Quote from makloda:
And you think you can turn a net import nation into a net export nation by simply shutting down the borders one way?
Great wealth is achieved when a company, an industry, a region or a nation can produce something more technically advanced, safer, healthier, tastier, cheaper or otherwise better than others. You can't export unless you have a competitive advantage on a global scale. How will imposing tariffs make currently existing inferior US jobs and US products competitive on world markets?
I will say it again, since it doesn't see be to understood by you. By importing stuff from Asia, Americans will not have to waste their precious time by sewing T-Shirts and sneakers or producing plastic toys for children and planting soy beans. Americans instead can spend more time developing higher complexity products such as Hollywood movies, jet airplanes, iPhones or (cough) collaterized debt obligations. Stuff that can not (yet) be made in Asia. And once it eventually is made cheaper and better in Asia, Americans will have to move somewhere else. Maybe green energy technology? Maybe nano technology? Mobile computing and entertainment? We can only guess but that's how the game is played.
Don't like it? Leave: I hear Venezuela is happy to accept immigrants. All Venezuelans are perfectly shielded from the evil world of international competition and trade. And I can guarantee you their children will be worse off in 30 years than their parents are today.
If your underlying theory was correct, Americans could still be producing leather shoes (now made in South America or Asia), or low-priced furniture (now China) or sewing T-Shirts (now in Vietnam) simply by blocking others to import them into the US, and still be as wealthy as they are today. That's a major fallacy.
Those jobs were very far down in the value chain and offered very low pay to workers in the US in the 50s, 60s and 70s. You have to thank millions of Asians that are happy working in these garbage jobs for low salaries and a generation later Americans (on average) can work in better jobs instead, buying cheap products from Asia that their own parents used to produce in the US for a low salary.
Now tell me, is the average wealth of the middle class worker in the US better today or a generation (30 years) ago? Is today's 30 year old family man better off or was his father better off in 1978?
I see where the misunderstandings are originating from. You're on the understanding those who disagree with you are asking for trade barriers, tarriffs, etc.
It's not the future I'm bitching about. It's the treasonous actions of Washington in the intended interest of big business putting in place what exists today.
In the past 30 years we gave away the farm in trade policy. That's what I'm bitching about. American towns, cities, states and families being taken to the cleaners because of assholes in Washington giving away the farm. Then our local tax money is spent trying to lure it back. It's a loose- loose situation.

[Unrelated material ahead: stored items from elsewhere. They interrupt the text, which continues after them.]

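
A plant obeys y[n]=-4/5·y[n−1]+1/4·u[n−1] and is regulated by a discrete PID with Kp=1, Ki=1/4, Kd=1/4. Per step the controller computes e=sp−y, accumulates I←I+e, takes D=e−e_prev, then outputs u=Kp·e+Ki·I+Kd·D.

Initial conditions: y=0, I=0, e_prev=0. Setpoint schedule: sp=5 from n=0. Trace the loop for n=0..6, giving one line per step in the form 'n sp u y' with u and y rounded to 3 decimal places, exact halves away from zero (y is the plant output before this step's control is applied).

0 5 7.500 0.000
1 5 4.688 1.875
2 5 9.242 -0.328
3 5 5.672 2.573
4 5 11.824 -0.641
5 5 6.267 3.468
6 5 14.692 -1.208

(exact arithmetic carried between steps; '≈' marks a value shown rounded to 6 d.p. or computed from one; I and e_prev carry over from the previous line; the table rounds u and y to 3 d.p., halves away from zero)
n=0: y=0, sp=5, e=sp−y=5; I=5, D=e−e_prev=5; u=1·5+1/4·5+1/4·5=7.5; next y=-4/5·0+1/4·7.5=1.875
n=1: y=1.875, sp=5, e=sp−y=3.125; I=8.125, D=e−e_prev=-1.875; u=1·3.125+1/4·8.125+1/4·(-1.875)=4.6875; next y=-4/5·1.875+1/4·4.6875=-0.328125
n=2: y=-0.328125, sp=5, e=sp−y=5.328125; I=13.453125, D=e−e_prev=2.203125; u=1·5.328125+1/4·13.453125+1/4·2.203125≈9.242188; next y=-4/5·(-0.328125)+1/4·9.242188≈2.573047
n=3: y≈2.573047, sp=5, e=sp−y≈2.426953; I≈15.880078, D=e−e_prev≈-2.901172; u=1·2.426953+1/4·15.880078+1/4·(-2.901172)≈5.671680; next y=-4/5·2.573047+1/4·5.671680≈-0.640518
n=4: y≈-0.640518, sp=5, e=sp−y≈5.640518; I≈21.520596, D=e−e_prev≈3.213564; u=1·5.640518+1/4·21.520596+1/4·3.213564≈11.824058; next y=-4/5·(-0.640518)+1/4·11.824058≈3.468428
n=5: y≈3.468428, sp=5, e=sp−y≈1.531572; I≈23.052167, D=e−e_prev≈-4.108946; u=1·1.531572+1/4·23.052167+1/4·(-4.108946)≈6.267377; next y=-4/5·3.468428+1/4·6.267377≈-1.207899
n=6: y≈-1.207899, sp=5, e=sp−y≈6.207899; I≈29.260066, D=e−e_prev≈4.676327; u=1·6.207899+1/4·29.260066+1/4·4.676327≈14.691997; next y=-4/5·(-1.207899)+1/4·14.691997≈4.639318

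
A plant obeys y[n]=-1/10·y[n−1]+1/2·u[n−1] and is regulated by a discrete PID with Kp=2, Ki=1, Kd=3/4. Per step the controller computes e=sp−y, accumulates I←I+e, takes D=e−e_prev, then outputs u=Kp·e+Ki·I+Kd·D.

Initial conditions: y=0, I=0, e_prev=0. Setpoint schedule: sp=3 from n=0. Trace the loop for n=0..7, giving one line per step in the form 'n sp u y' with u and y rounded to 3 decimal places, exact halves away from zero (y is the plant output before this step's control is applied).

(exact arithmetic carried between steps; '≈' marks a value shown rounded to 6 d.p. or computed from one; I and e_prev carry over from the previous line; the table rounds u and y to 3 d.p., halves away from zero)
n=0: y=0, sp=3, e=sp−y=3; I=3, D=e−e_prev=3; u=2·3+1·3+3/4·3=11.25; next y=-1/10·0+1/2·11.25=5.625
n=1: y=5.625, sp=3, e=sp−y=-2.625; I=0.375, D=e−e_prev=-5.625; u=2·(-2.625)+1·0.375+3/4·(-5.625)=-9.09375; next y=-1/10·5.625+1/2·(-9.09375)=-5.109375
n=2: y=-5.109375, sp=3, e=sp−y=8.109375; I=8.484375, D=e−e_prev=10.734375; u=2·8.109375+1·8.484375+3/4·10.734375≈32.753906; next y=-1/10·(-5.109375)+1/2·32.753906≈16.887891
n=3: y≈16.887891, sp=3, e=sp−y≈-13.887891; I≈-5.403516, D=e−e_prev≈-21.997266; u=2·(-13.887891)+1·(-5.403516)+3/4·(-21.997266)≈-49.677246; next y=-1/10·16.887891+1/2·(-49.677246)≈-26.527412
n=4: y≈-26.527412, sp=3, e=sp−y≈29.527412; I≈24.123896, D=e−e_prev≈43.415303; u=2·29.527412+1·24.123896+3/4·43.415303≈115.740198; next y=-1/10·(-26.527412)+1/2·115.740198≈60.522840
n=5: y≈60.522840, sp=3, e=sp−y≈-57.522840; I≈-33.398944, D=e−e_prev≈-87.050252; u=2·(-57.522840)+1·(-33.398944)+3/4·(-87.050252)≈-213.732313; next y=-1/10·60.522840+1/2·(-213.732313)≈-112.918440
n=6: y≈-112.918440, sp=3, e=sp−y≈115.918440; I≈82.519497, D=e−e_prev≈173.441281; u=2·115.918440+1·82.519497+3/4·173.441281≈444.437338; next y=-1/10·(-112.918440)+1/2·444.437338≈233.510513
n=7: y≈233.510513, sp=3, e=sp−y≈-230.510513; I≈-147.991016, D=e−e_prev≈-346.428954; u=2·(-230.510513)+1·(-147.991016)+3/4·(-346.428954)≈-868.833758; next y=-1/10·233.510513+1/2·(-868.833758)≈-457.767930

0 3 11.250 0.000
1 3 -9.094 5.625
2 3 32.754 -5.109
3 3 -49.677 16.888
4 3 115.740 -26.527
5 3 -213.732 60.523
6 3 444.437 -112.918
7 3 -868.834 233.511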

Washington does not give one rat's ass about an individual or a region. They only care about big business. I would rather see the DJIA go to zero with full employment and better distribution of wealth then see the DJIA go to 25,000 with 10% unemployment and the 90% who are working having to compete with slave labor in China.
You ask about the last 30 years. What has happened to distribution of wealth in the past 30 years? The money is all taken from working class people and ends up in the hands of the upper-upper class and foreign companies/ soverign funds.